Why? The cl100k_base tokenizer has zero Armenian tokens in its 100K vocabulary (verified — no token decodes to the Armenian Unicode range U+0530–U+058F). Armenian text is tokenized byte-by-byte (tok/byte = 1.00). One Armenian title = 37 tokens vs 6 tokens with SentencePiece. That's \~10× token inflation, and you're paying per token for worse results.

Cohere v4 regressed vs v3

Cohere embed-v4.0 (2025) vs embed-multilingual-v3.0 (2023):

Alignment: 0.472 vs 0.749
R@1: 0.556 vs 0.731

Newer model, worse results on low-resource languages. Don't blindly upgrade.

Practical recommendations

Need	Model	MRR	VRAM
Best retrieval	`LaBSE`	0.864	\~1.9 GB
Best balance	`multilingual-e5-large`	0.837	\~2.2 GB
Smallest	`multilingual-e5-base`	0.794	\~1.1 GB
API	`jina-embeddings-v3`	0.791	—

All local models run fine on a single RTX 4000 (20GB) or even CPU.

What NOT to use

Monolingual e5 (e5-large, e5-large-v2) — alignment looks great (0.76-0.78), R@1 is garbage (0.12-0.16). Classic trap.
all-MiniLM-L6-v2 — English only, R@1 = 0.03
OpenAI — great for EN-RU, near-random retrieval on Armenian (R@1 ≈ 0.21)
Cohere v4 — regression vs v3

Repo

GitHub: s1mb1o/epg-embedding-benchmark Everything open: code, data, results. MIT.

Anyone running cross-lingual matching on EPG/TV metadata in other non-Latin markets (ex.

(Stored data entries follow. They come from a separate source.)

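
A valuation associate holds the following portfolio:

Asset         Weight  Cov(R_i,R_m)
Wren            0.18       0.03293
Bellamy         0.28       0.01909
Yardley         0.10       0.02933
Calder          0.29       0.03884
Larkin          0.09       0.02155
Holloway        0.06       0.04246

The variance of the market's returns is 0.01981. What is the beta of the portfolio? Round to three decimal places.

β_Wren = 0.03293 / 0.01981 = 1.6623
β_Bellamy = 0.01909 / 0.01981 = 0.9637
β_Yardley = 0.02933 / 0.01981 = 1.4806
β_Calder = 0.03884 / 0.01981 = 1.9606
β_Larkin = 0.02155 / 0.01981 = 1.0878
β_Holloway = 0.04246 / 0.01981 = 2.1434
β_P = Σ w_i β_i = 0.18×1.6623 + 0.28×0.9637 + 0.10×1.4806 + 0.29×1.9606 + 0.09×1.0878 + 0.06×2.1434 = 1.5122

1.512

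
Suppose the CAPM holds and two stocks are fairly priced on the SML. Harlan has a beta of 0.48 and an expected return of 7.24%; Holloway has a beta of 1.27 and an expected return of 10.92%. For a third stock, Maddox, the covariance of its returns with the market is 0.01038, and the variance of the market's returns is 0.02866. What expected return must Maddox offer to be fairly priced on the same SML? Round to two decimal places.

MRP = (10.92% − 7.24%) / (1.27 − 0.48) = 4.6582%
R_f = 7.24% − 0.48 × 4.6582% = 5.0041%
β_Maddox = Cov / Var(R_m) = 0.01038 / 0.02866 = 0.3622
E(R_Maddox) = R_f + β × MRP = 5.0041% + 0.3622 × 4.6582% = 6.69%

6.69%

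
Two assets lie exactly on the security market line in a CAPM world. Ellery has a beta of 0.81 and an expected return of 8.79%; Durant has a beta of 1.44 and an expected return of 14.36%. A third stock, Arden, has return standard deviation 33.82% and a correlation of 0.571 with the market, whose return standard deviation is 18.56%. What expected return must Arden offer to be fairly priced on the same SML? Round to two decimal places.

MRP = (14.36% − 8.79%) / (1.44 − 0.81) = 8.8413%
R_f = 8.79% − 0.81 × 8.8413% = 1.6285%
β_Arden = ρ·σ_i/σ_m = 0.571 × 33.82 / 18.56 = 1.0405
E(R_Arden) = R_f + β × MRP = 1.6285% + 1.0405 × 8.8413% = 10.83%

10.83%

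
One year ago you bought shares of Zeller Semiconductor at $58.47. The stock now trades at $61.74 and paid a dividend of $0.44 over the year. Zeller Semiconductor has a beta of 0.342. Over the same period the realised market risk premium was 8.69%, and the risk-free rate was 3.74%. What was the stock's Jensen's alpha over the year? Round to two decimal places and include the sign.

Realised HPR = (P1 + D1 − P0) / P0 = (61.74 + 0.44 − 58.47) / 58.47 = 3.71 / 58.47 = 6.3451%
CAPM required = R_f + β·MRP = 3.74% + 0.342 × 8.69% = 6.71198%
α = realised − required = 6.3451% − 6.71198% = -0.37%

-0.37%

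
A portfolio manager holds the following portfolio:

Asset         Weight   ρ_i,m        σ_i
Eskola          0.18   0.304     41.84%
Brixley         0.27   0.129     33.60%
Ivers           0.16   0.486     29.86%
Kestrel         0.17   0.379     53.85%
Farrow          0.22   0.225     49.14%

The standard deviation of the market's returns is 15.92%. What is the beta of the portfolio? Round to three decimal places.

0.734

β_Eskola = 0.304 × 41.84% / 15.92% = 0.7990
β_Brixley = 0.129 × 33.60% / 15.92% = 0.2723
β_Ivers = 0.486 × 29.86% / 15.92% = 0.9116
β_Kestrel = 0.379 × 53.85% / 15.92% = 1.2820
β_Farrow = 0.225 × 49.14% / 15.92% = 0.6945
β_P = Σ w_i β_i = 0.18×0.7990 + 0.27×0.2723 + 0.16×0.9116 + 0.17×1.2820 + 0.22×0.6945 = 0.7339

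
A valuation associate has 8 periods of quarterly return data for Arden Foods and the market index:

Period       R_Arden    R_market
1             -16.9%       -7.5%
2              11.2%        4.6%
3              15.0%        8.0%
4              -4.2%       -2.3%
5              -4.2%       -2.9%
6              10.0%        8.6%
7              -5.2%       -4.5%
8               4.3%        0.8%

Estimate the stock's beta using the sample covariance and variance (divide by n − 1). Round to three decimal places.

1.728

Mean R_i = (-16.9 + 11.2 + 15.0 − 4.2 − 4.2 + 10.0 − 5.2 + 4.3) / 8 = 1.2500%
Mean R_m = (-7.5 + 4.6 + 8.0 − 2.3 − 2.9 + 8.6 − 4.5 + 0.8) / 8 = 0.6000%
Σ(R_i − R̄_i)(R_m − R̄_m) = 426.9500  ⇒  Cov = 426.9500 / 7 = 60.9929
Σ(R_m − R̄_m)² = 247.0800  ⇒  Var(R_m) = 247.0800 / 7 = 35.2971
β = Cov / Var(R_m) = 60.9929 / 35.2971 = 1.7280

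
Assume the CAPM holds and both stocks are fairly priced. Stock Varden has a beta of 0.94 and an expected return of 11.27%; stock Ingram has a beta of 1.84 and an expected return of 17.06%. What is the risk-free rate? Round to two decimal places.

5.22%

Both satisfy E(R) = R_f + β·MRP, so the slope of the SML is
MRP = (17.06% − 11.27%) / (1.84 − 0.94) = 5.79% / 0.90 = 6.4333%
R_f = E(R_Varden) − β_Varden·MRP = 11.27% − 0.94 × 6.4333% = 5.2227%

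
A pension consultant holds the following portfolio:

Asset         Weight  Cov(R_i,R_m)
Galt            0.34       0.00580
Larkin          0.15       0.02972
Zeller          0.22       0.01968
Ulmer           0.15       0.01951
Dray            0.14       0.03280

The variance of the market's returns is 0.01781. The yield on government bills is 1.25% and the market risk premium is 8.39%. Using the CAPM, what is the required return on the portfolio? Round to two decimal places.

β_Galt = 0.00580 / 0.01781 = 0.3257
β_Larkin = 0.02972 / 0.01781 = 1.6687
β_Zeller = 0.01968 / 0.01781 = 1.1050
β_Ulmer = 0.01951 / 0.01781 = 1.0955
β_Dray = 0.03280 / 0.01781 = 1.8417
β_P = Σ w_i β_i = 0.34×0.3257 + 0.15×1.6687 + 0.22×1.1050 + 0.15×1.0955 + 0.14×1.8417 = 1.0263
E(R_P) = R_f + β_P × MRP = 1.25% + 1.0263 × 8.39% = 9.86%

9.86%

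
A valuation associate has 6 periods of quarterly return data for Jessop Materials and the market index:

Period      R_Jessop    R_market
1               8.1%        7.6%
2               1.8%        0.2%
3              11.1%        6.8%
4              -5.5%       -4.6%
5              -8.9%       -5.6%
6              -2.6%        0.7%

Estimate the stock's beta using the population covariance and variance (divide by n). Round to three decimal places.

1.358

Mean R_i = (8.1 + 1.8 + 11.1 − 5.5 − 8.9 − 2.6) / 6 = 0.6667%
Mean R_m = (7.6 + 0.2 + 6.8 − 4.6 − 5.6 + 0.7) / 6 = 0.8500%
Σ(R_i − R̄_i)(R_m − R̄_m) = 207.3200  ⇒  Cov = 207.3200 / 6 = 34.5533
Σ(R_m − R̄_m)² = 152.7150  ⇒  Var(R_m) = 152.7150 / 6 = 25.4525
β = Cov / Var(R_m) = 34.5533 / 25.4525 = 1.3576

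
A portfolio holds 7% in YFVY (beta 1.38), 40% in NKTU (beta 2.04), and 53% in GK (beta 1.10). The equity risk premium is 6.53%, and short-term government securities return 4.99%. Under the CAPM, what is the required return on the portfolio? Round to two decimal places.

14.76%

β_P = Σ w_i β_i = 0.07×1.38 + 0.40×2.04 + 0.53×1.10 = 1.4956
E(R_P) = R_f + β_P × MRP = 4.99% + 1.4956 × 6.53% = 14.76%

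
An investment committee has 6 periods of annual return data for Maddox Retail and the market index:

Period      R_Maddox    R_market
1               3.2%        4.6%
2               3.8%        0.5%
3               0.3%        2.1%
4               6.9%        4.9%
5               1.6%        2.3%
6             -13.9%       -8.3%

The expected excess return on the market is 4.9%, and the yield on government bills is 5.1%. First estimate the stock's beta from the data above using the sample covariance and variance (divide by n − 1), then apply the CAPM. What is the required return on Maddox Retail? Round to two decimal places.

Mean R_i = (3.2 + 3.8 + 0.3 + 6.9 + 1.6 − 13.9) / 6 = 0.3167%
Mean R_m = (4.6 + 0.5 + 2.1 + 4.9 + 2.3 − 8.3) / 6 = 1.0167%
Σ(R_i − R̄_i)(R_m − R̄_m) = 168.1783  ⇒  Cov = 168.1783 / 5 = 33.6357
Σ(R_m − R̄_m)² = 117.8083  ⇒  Var(R_m) = 117.8083 / 5 = 23.5617
β = Cov / Var(R_m) = 33.6357 / 23.5617 = 1.4276
E(R) = R_f + β × MRP = 5.1% + 1.4276 × 4.9% = 12.10%

12.10%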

Arabic, Thai, Georgian and other languages)? Curious whether the alignment vs retrieval gap is as dramatic there.

Hope you find this useful — and if I missed something or got it wrong, point it out so I can improve.

[-]

mr_Owner@reddit

Amazing thanks! I can understand from this that the minillm-l12 is the lightest to work local instead of the allminillm which your post suggests it's broken? I wonder how that's possible as that one is used a lot?

FigAltruistic2086@reddit (OP)

all- in all-MiniLM means "all-purpose English", not "all languages". The "all-*" models were trained on all available training data. This is authors naming scheme. So all-MiniLM-L6-v2 (22M, English-only) — fine-tuned on English pairs. Excellent at English STS / RAG.

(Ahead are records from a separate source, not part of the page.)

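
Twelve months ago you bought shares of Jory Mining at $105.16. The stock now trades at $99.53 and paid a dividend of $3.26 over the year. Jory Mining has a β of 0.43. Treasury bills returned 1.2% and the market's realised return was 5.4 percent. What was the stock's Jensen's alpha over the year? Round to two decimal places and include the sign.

-5.26%

Realised HPR = (P1 + D1 − P0) / P0 = (99.53 + 3.26 − 105.16) / 105.16 = -2.37 / 105.16 = -2.2537%
MRP = 5.4% − 1.2% = 4.20%
CAPM required = R_f + β·MRP = 1.2% + 0.43 × 4.2% = 3.0060%
α = realised − required = -2.2537% − 3.0060% = -5.26%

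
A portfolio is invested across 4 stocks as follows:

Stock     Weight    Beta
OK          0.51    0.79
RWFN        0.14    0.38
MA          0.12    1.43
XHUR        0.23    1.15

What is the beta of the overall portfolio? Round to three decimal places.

β_P = Σ w_i β_i = 0.51×0.79 + 0.14×0.38 + 0.12×1.43 + 0.23×1.15 = 0.8922

0.892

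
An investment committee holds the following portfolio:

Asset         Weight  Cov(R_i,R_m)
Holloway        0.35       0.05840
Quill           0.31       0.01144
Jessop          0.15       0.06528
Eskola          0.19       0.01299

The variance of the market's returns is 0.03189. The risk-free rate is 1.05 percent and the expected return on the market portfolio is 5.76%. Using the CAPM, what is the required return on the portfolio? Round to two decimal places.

6.40%

β_Holloway = 0.05840 / 0.03189 = 1.8313
β_Quill = 0.01144 / 0.03189 = 0.3587
β_Jessop = 0.06528 / 0.03189 = 2.0470
β_Eskola = 0.01299 / 0.03189 = 0.4073
β_P = Σ w_i β_i = 0.35×1.8313 + 0.31×0.3587 + 0.15×2.0470 + 0.19×0.4073 = 1.1366
MRP = 5.76% − 1.05% = 4.71%
E(R_P) = R_f + β_P × MRP = 1.05% + 1.1366 × 4.71% = 6.40%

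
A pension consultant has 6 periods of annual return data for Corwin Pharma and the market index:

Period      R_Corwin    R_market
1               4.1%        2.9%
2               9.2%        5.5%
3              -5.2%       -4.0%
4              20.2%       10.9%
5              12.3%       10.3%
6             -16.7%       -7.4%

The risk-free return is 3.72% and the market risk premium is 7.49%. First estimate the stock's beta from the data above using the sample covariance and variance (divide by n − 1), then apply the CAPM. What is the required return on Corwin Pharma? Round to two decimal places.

16.63%

Mean R_i = (4.1 + 9.2 − 5.2 + 20.2 + 12.3 − 16.7) / 6 = 3.9833%
Mean R_m = (2.9 + 5.5 − 4.0 + 10.9 + 10.3 − 7.4) / 6 = 3.0333%
Σ(R_i − R̄_i)(R_m − R̄_m) = 481.2433  ⇒  Cov = 481.2433 / 5 = 96.2487
Σ(R_m − R̄_m)² = 279.1133  ⇒  Var(R_m) = 279.1133 / 5 = 55.8227
β = Cov / Var(R_m) = 96.2487 / 55.8227 = 1.7242
E(R) = R_f + β × MRP = 3.72% + 1.7242 × 7.49% = 16.63%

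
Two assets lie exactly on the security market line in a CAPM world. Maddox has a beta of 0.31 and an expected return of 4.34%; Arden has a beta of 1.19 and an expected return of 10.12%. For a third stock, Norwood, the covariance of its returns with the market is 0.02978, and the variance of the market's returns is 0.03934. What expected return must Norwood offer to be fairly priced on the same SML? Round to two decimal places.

MRP = (10.12% − 4.34%) / (1.19 − 0.31) = 6.5682%
R_f = 4.34% − 0.31 × 6.5682% = 2.3039%
β_Norwood = Cov / Var(R_m) = 0.02978 / 0.03934 = 0.7570
E(R_Norwood) = R_f + β × MRP = 2.3039% + 0.7570 × 6.5682% = 7.28%

7.28%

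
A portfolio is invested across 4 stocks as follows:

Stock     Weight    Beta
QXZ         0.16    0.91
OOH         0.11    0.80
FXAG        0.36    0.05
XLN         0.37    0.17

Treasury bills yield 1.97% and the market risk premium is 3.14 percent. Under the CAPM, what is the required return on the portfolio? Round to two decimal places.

β_P = Σ w_i β_i = 0.16×0.91 + 0.11×0.80 + 0.36×0.05 + 0.37×0.17 = 0.3145
E(R_P) = R_f + β_P × MRP = 1.97% + 0.3145 × 3.14% = 2.96%

2.96%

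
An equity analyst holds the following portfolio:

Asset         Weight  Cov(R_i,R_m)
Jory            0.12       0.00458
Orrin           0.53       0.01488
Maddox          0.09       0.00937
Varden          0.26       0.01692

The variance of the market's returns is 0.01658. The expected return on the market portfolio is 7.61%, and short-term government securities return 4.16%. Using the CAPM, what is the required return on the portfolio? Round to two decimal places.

β_Jory = 0.00458 / 0.01658 = 0.2762
β_Orrin = 0.01488 / 0.01658 = 0.8975
β_Maddox = 0.00937 / 0.01658 = 0.5651
β_Varden = 0.01692 / 0.01658 = 1.0205
β_P = Σ w_i β_i = 0.12×0.2762 + 0.53×0.8975 + 0.09×0.5651 + 0.26×1.0205 = 0.8250
MRP = 7.61% − 4.16% = 3.45%
E(R_P) = R_f + β_P × MRP = 4.16% + 0.8250 × 3.45% = 7.01%

7.01%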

MiniLM-L12 on my chart is sentence-transformers/paraphrase-multilingual-MiniLM-L12-v2 (118M, multilingual) — a different model entirely: 250K-token XLM-R-derived tokenizer + parallel-corpus training. The lightest cross-lingual local option here.

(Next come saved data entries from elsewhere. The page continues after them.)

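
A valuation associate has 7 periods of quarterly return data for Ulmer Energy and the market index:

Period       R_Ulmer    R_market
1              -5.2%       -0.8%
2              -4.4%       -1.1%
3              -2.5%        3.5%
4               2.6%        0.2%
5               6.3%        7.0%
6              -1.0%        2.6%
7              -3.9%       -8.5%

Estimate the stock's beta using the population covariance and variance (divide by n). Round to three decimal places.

0.559

Mean R_i = (-5.2 − 4.4 − 2.5 + 2.6 + 6.3 − 1.0 − 3.9) / 7 = -1.1571%
Mean R_m = (-0.8 − 1.1 + 3.5 + 0.2 + 7.0 + 2.6 − 8.5) / 7 = 0.4143%
Σ(R_i − R̄_i)(R_m − R̄_m) = 78.7757  ⇒  Cov = 78.7757 / 7 = 11.2537
Σ(R_m − R̄_m)² = 140.9486  ⇒  Var(R_m) = 140.9486 / 7 = 20.1355
β = Cov / Var(R_m) = 11.2537 / 20.1355 = 0.5589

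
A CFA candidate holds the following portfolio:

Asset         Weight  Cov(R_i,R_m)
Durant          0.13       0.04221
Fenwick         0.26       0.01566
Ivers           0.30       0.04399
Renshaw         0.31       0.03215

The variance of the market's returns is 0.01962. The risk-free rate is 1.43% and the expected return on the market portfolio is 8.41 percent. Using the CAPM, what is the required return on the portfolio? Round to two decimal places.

13.07%

β_Durant = 0.04221 / 0.01962 = 2.1514
β_Fenwick = 0.01566 / 0.01962 = 0.7982
β_Ivers = 0.04399 / 0.01962 = 2.2421
β_Renshaw = 0.03215 / 0.01962 = 1.6386
β_P = Σ w_i β_i = 0.13×2.1514 + 0.26×0.7982 + 0.30×2.2421 + 0.31×1.6386 = 1.6678
MRP = 8.41% − 1.43% = 6.98%
E(R_P) = R_f + β_P × MRP = 1.43% + 1.6678 × 6.98% = 13.07%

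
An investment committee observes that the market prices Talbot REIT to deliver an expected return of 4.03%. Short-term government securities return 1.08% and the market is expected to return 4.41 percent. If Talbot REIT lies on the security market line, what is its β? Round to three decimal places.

MRP = 4.41% − 1.08% = 3.33%
β = (E(R) − R_f) / MRP = (4.03% − 1.08%) / 3.33% = 2.95% / 3.33% = 0.886

0.886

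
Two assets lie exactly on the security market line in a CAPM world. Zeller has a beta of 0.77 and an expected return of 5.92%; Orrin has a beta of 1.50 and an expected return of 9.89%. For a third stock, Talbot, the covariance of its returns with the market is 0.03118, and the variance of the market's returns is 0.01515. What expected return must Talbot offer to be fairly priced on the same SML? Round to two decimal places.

MRP = (9.89% − 5.92%) / (1.50 − 0.77) = 5.4384%
R_f = 5.92% − 0.77 × 5.4384% = 1.7324%
β_Talbot = Cov / Var(R_m) = 0.03118 / 0.01515 = 2.0581
E(R_Talbot) = R_f + β × MRP = 1.7324% + 2.0581 × 5.4384% = 12.93%

12.93%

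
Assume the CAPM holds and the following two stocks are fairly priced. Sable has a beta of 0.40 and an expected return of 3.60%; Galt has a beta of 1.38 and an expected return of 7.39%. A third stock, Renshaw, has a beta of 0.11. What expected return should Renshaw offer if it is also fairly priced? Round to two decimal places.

MRP (SML slope) = (7.39% − 3.60%) / (1.38 − 0.40) = 3.79% / 0.98 = 3.8673%
R_f (intercept) = 3.60% − 0.40 × 3.8673% = 2.0531%
E(R_Renshaw) = R_f + β × MRP = 2.0531% + 0.11 × 3.8673% = 2.48%

2.48%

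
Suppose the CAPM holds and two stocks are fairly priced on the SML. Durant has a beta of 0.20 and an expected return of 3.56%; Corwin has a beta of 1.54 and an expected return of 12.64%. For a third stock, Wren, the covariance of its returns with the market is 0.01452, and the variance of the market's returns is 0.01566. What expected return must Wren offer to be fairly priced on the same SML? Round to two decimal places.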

Per-pair R@1 heatmap — OpenAI's Armenian columns (EN↔HY, RU↔HY) are the visible failure. LaBSE and multilingual-e5 stay green across all three pairs.

Could you put the llm parameters size also to see in one go the trade-off to make vs speed and size?

Done. Split into two panels because the cost axes aren't comparable across local vs paid:

Local (left):
- X = ms/text on M2 Max,
- Y = worst-pair R@1 (min over the three pairs),
marker area ∝ VRAM (fp32) ≈ params × 4 / 1024 GB. I picked it over raw param count.

Paid (right):
- X = USD per 1M input tokens (vendor list price),
- Y = worst-pair R@1 (min over the three pairs),

Worst-pair instead of mean R@1 because averaging hides the catastrophic failures — OpenAI's 0.21 R@1 on EN↔HY drowns in the 0.89 EN↔RU number; min-over-pairs surfaces it. Pareto frontier drawn on each panel.

Two bbox callouts on the local side mark zones to avoid:

Red — monolingual trap: e5-large / e5-large-v2 look healthy on alignment but R@1 collapses to ≈ 0.08 — the model just clusters non-Latin text into one region.
Amber: all-MiniLM-L6-v2, English-only 22M model, broken across every metric.